There are four common varieties of kidney stones listed by the National Kidney Foundation,  with the two most common being calcium oxalate and uric acid stones. The calcium oxalate type doesn’t actually develop when there’s too much calcium in the system. Instead, those tend to form when you don’t have enough calcium. Uric acid stones typically develop when your body produces high amounts of monosodium urate, an event that is brought on by eating foods that are naturally high in purines such as shellfish or organ meats.

Though listed as “common” types of kidney stones, the other two are actually less common. Struvite stones can be caused by upper urinary tract infections. Cystine stones are in fact pretty rare and are seen in people who have a genetic predisposition to develop kidney stones.

Kidney Stone Causes

Some prescription medications can increase your chances of developing kidney stones.

The first thing that will run through your mind if you develop kidney stones is, “Why me? How did I get kidney stones?” It might be discouraging, but with a number of different types of stones, there are a number of issues and conditions that can cause them. In addition to the direct causes such as inadequate fluid intake, insufficient calcium, high animal protein intake, UUTIs, and heredity, the Mayo Clinic says that being obese, gastric bypass surgery, and digestive diseases can also increase your chances of developing kidney stones.

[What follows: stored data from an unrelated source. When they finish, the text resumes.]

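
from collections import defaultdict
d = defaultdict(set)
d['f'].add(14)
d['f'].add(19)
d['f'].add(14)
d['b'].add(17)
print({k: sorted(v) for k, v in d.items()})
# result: {'f': [14, 19], 'b': [17]}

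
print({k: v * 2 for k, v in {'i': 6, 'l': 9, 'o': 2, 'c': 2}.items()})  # {'i': 12, 'l': 18, 'o': 4, 'c': 4}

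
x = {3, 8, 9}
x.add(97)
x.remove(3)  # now {8, 9, 97}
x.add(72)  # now {8, 9, 72, 97}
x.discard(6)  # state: {8, 9, 72, 97}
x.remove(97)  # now {8, 9, 72}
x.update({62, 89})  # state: {8, 9, 62, 72, 89}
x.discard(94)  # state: {8, 9, 62, 72, 89}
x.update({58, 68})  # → {8, 9, 58, 62, 68, 72, 89}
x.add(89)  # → {8, 9, 58, 62, 68, 72, 89}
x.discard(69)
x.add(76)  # {8, 9, 58, 62, 68, 72, 76, 89}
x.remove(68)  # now {8, 9, 58, 62, 72, 76, 89}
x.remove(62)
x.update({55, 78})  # {8, 9, 55, 58, 72, 76, 78, 89}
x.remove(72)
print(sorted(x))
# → [8, 9, 55, 58, 76, 78, 89]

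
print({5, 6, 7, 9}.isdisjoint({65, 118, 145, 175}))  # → True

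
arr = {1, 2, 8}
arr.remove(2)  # {1, 8}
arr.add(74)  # {1, 8, 74}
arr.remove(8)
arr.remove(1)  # {74}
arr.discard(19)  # {74}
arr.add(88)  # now {74, 88}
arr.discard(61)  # {74, 88}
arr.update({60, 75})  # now {60, 74, 75, 88}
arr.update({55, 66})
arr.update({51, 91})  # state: {51, 55, 60, 66, 74, 75, 88, 91}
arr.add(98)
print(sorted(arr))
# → [51, 55, 60, 66, 74, 75, 88, 91, 98]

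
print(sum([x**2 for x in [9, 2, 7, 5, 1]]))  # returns 160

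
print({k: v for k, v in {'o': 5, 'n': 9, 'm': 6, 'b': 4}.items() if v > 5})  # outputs {'n': 9, 'm': 6}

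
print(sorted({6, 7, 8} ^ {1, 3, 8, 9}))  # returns [1, 3, 6, 7, 9]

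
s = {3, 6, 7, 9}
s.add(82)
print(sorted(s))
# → [3, 6, 7, 9, 82]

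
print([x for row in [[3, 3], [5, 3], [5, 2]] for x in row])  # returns [3, 3, 5, 3, 5, 2]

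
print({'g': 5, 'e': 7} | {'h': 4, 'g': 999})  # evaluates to {'g': 999, 'e': 7, 'h': 4}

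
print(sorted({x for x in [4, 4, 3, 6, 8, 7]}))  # [3, 4, 6, 7, 8]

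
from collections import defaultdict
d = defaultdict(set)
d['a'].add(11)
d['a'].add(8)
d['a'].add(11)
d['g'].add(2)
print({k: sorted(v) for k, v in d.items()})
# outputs {'a': [8, 11], 'g': [2]}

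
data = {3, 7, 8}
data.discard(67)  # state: {3, 7, 8}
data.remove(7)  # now {3, 8}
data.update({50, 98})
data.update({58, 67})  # {3, 8, 50, 58, 67, 98}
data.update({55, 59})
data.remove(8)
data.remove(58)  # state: {3, 50, 55, 59, 67, 98}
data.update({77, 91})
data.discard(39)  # {3, 50, 55, 59, 67, 77, 91, 98}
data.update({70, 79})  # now {3, 50, 55, 59, 67, 70, 77, 79, 91, 98}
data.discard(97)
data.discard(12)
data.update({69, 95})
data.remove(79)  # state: {3, 50, 55, 59, 67, 69, 70, 77, 91, 95, 98}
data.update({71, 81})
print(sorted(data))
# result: [3, 50, 55, 59, 67, 69, 70, 71, 77, 81, 91, 95, 98]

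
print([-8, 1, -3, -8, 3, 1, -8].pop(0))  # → -8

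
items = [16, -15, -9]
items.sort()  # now [-15, -9, 16]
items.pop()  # 16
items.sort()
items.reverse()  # [-9, -15]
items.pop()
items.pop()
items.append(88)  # [88]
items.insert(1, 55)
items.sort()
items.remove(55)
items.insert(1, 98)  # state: [88, 98]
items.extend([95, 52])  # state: [88, 98, 95, 52]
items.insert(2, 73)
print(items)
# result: [88, 98, 73, 95, 52]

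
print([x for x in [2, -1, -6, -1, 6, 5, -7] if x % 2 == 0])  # [2, -6, 6]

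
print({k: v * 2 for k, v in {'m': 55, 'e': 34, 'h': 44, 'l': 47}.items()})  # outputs {'m': 110, 'e': 68, 'h': 88, 'l': 94}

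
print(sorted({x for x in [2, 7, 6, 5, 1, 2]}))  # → [1, 2, 5, 6, 7]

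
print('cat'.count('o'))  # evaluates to 0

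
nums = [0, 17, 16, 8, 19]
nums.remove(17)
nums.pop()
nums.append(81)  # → [0, 16, 8, 81]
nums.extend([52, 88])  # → [0, 16, 8, 81, 52, 88]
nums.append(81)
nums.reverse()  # [81, 88, 52, 81, 8, 16, 0]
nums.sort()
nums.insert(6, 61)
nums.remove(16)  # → [0, 8, 52, 81, 81, 61, 88]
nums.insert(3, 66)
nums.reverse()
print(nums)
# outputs [88, 61, 81, 81, 66, 52, 8, 0]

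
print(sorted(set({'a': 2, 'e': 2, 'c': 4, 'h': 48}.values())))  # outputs [2, 4, 48]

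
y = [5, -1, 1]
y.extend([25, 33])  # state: [5, -1, 1, 25, 33]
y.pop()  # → 33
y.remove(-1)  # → [5, 1, 25]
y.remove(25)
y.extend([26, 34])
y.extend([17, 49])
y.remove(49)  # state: [5, 1, 26, 34, 17]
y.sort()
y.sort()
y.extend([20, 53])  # [1, 5, 17, 26, 34, 20, 53]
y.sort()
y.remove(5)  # [1, 17, 20, 26, 34, 53]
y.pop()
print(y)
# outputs [1, 17, 20, 26, 34]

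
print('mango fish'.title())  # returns Mango Fish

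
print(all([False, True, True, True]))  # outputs False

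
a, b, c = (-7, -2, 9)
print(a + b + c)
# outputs 0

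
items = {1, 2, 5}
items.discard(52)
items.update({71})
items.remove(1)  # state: {2, 5, 71}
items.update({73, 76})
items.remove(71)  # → {2, 5, 73, 76}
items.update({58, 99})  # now {2, 5, 58, 73, 76, 99}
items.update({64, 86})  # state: {2, 5, 58, 64, 73, 76, 86, 99}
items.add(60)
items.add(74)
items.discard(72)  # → {2, 5, 58, 60, 64, 73, 74, 76, 86, 99}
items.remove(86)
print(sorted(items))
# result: [2, 5, 58, 60, 64, 73, 74, 76, 99]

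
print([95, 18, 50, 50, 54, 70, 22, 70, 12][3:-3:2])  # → [50, 70]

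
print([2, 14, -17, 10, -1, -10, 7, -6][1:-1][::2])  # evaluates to [14, 10, -10]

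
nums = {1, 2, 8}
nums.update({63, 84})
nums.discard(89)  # {1, 2, 8, 63, 84}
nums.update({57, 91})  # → {1, 2, 8, 57, 63, 84, 91}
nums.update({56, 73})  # {1, 2, 8, 56, 57, 63, 73, 84, 91}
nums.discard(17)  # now {1, 2, 8, 56, 57, 63, 73, 84, 91}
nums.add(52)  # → {1, 2, 8, 52, 56, 57, 63, 73, 84, 91}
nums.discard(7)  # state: {1, 2, 8, 52, 56, 57, 63, 73, 84, 91}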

Additionally, certain medical conditions such as hyperparathyroidism, renal tubular acidosis, and cystinuria have been known to cause kidney stones. The National Institute of Diabetes and Digestive and Kidney Diseases says that diuretics, the protease inhibitor indinavir that is used to treat HIV, and the anti-seizure drug topiramate are all medications that have been associated with increased risk of kidney stones.

Take a look at your lifestyle, diet, personal health, and family history. It may be easy to pinpoint why you developed kidney stones but, if your doctor can determine what type of stones you have, you will be better able to decide what lifestyle changes you can make to reduce the chances of more kidney stones down the road.

Almost as Good as a Pound of Cure

Drinking plenty of water is one of the most important things you can do to help flush kidney stones from your body as well as to reduce your chances of developing more stones down the road.

Not to be a downer, but if you have had one bout with kidney stones, your chances of getting them again have increased by 50 percent. According to the Mayo Clinic, however, there are things you can do to reduce the odds that you’ll develop more stones. Exercise regularly and lose some pounds if you are overweight. Drink more water–especially if #1) you don’t get enough fluids and #2) you are beginning a workout regimen. The water you sweat out bypasses your kidneys and bladder, but the National Kidney Foundation points out that it is vital to keep fluids running through those organs to prevent and eliminate kidney stones. Depending on the type of stones your body forms, you can adjust what foods you eat, but don’t go overboard. Moderation is always better than extremes, so rather than eliminating animal proteins or oxalate-rich foods such as sweet potatoes, spinach, and nuts, just reduce the amounts you eat. Those foods still offer health benefits that you don’t want to lose.

Salt may also play a part in causing kidney stones so, if you don’t have low blood pressure, you may want to reduce your salt intake or switch to a salt substitute. Communicate with your doctor, too. He will be aware of all of the health issues you face and can adjust or change your medications if necessary as well as provide advice on your diet to ensure you stay healthy while avoiding kidney stones.